In several ways, Clybourne Park cleverly hints at this manifestation. Following a spiky uncomfortable dialogue in which race repeatedly surface, Lindsey turns to Lena and Kevin pointing out she resents the questioning of their ethics to which Lena responds, “It’s not your ethics I’m questioning, it’s your taste.”

Moreover, the use of the Korean War as a central plot device, the first US led war that featured an integrated military, announced America’s new foreign policy of internationalism and lacked a clear cut American victory, symbolizes more than at first seems apparent. The war ushered in numerous racial, demographic, and yes, militaristic changes in US culture. Norris embeds the war’s meaning into the play in a way that obscures this reality but upon further reflection becomes a glaring fact. After Korea, suburbanization exploded, cities declined, civil rights emerged, and America, arguably, peering back from the distance of 2011, began a slow descent from superpower to global power, all while US consumerism rampaged forward, damn the torpedoes.

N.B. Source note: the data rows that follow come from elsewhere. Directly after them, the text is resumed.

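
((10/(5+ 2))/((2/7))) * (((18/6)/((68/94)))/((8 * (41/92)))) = 5.82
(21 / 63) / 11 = 1 / 33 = 0.03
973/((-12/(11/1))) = -10703/12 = -891.92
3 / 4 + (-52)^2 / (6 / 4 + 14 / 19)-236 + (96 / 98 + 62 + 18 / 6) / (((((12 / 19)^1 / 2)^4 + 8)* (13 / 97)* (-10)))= 967.45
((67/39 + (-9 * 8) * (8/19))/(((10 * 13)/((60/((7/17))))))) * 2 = -64.11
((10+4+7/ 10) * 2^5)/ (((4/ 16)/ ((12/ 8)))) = 14112/ 5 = 2822.40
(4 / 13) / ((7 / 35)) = 20 / 13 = 1.54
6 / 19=0.32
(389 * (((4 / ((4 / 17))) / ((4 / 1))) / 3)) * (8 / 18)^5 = 1692928 / 177147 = 9.56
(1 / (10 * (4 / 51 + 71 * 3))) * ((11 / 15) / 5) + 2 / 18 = 2718433 / 24450750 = 0.11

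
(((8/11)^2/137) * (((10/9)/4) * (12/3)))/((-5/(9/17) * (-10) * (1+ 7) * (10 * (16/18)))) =9/14090450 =0.00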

In the early 1970s, sociologist Thomas Schelling put forth the now ubiquitous term “tipping point” to describe the kind of rapid neighborhood transition that unfolded in Clybourne Park. Schelling famously assigned whites “tolerance levels” for the numbers of new black residents in a neighborhood. Blacks too had their own set of expectations regarding white residents but that it allowed for far greater flexibility. However, while in no way diminishing his racial analysis, Schelling also noted that factors other than race played a role as well.

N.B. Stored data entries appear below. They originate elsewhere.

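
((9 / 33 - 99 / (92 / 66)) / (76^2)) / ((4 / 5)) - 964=-11269940531 / 11690624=-964.02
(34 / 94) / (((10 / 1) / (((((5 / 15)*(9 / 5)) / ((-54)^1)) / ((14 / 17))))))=-289 / 592200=-0.00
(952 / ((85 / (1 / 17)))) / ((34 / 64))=1.24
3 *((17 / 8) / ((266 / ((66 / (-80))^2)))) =55539 / 3404800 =0.02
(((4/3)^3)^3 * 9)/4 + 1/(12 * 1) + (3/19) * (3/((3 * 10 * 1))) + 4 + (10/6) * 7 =45.73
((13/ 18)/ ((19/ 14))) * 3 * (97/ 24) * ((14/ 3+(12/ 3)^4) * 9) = 3451357/ 228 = 15137.53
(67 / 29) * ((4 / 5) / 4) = 67 / 145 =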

Neighborhoods will be differently defined by families with and without children, by people who work in them and people who commute, by transients, and longer term residents, and by people sensitive to particular ethnic groups and income or social classes. (176)
Ironically, Schelling argued that “well defined neighborhoods” or as Clybourne Park’s Russ may suggest “communities” illustrate faster tipping points as residents’ own definition of the community changes as result of new inhabitants while “ill defined” communities absorbed new arrivals better since their attachment to a neighborhood identity remained more diffuse. Of course, one might argue this contradicts Kruse’s earlier point about Atlanta, but it provides food for thought. Clybourne Park drops observers into central debates around gentrification encompassing race, class, and consumerism. How one views these developments hinges on these very factors, making Bruce Norris’ play a valuable reminder that gentrification, much like life itself, is pretty messy.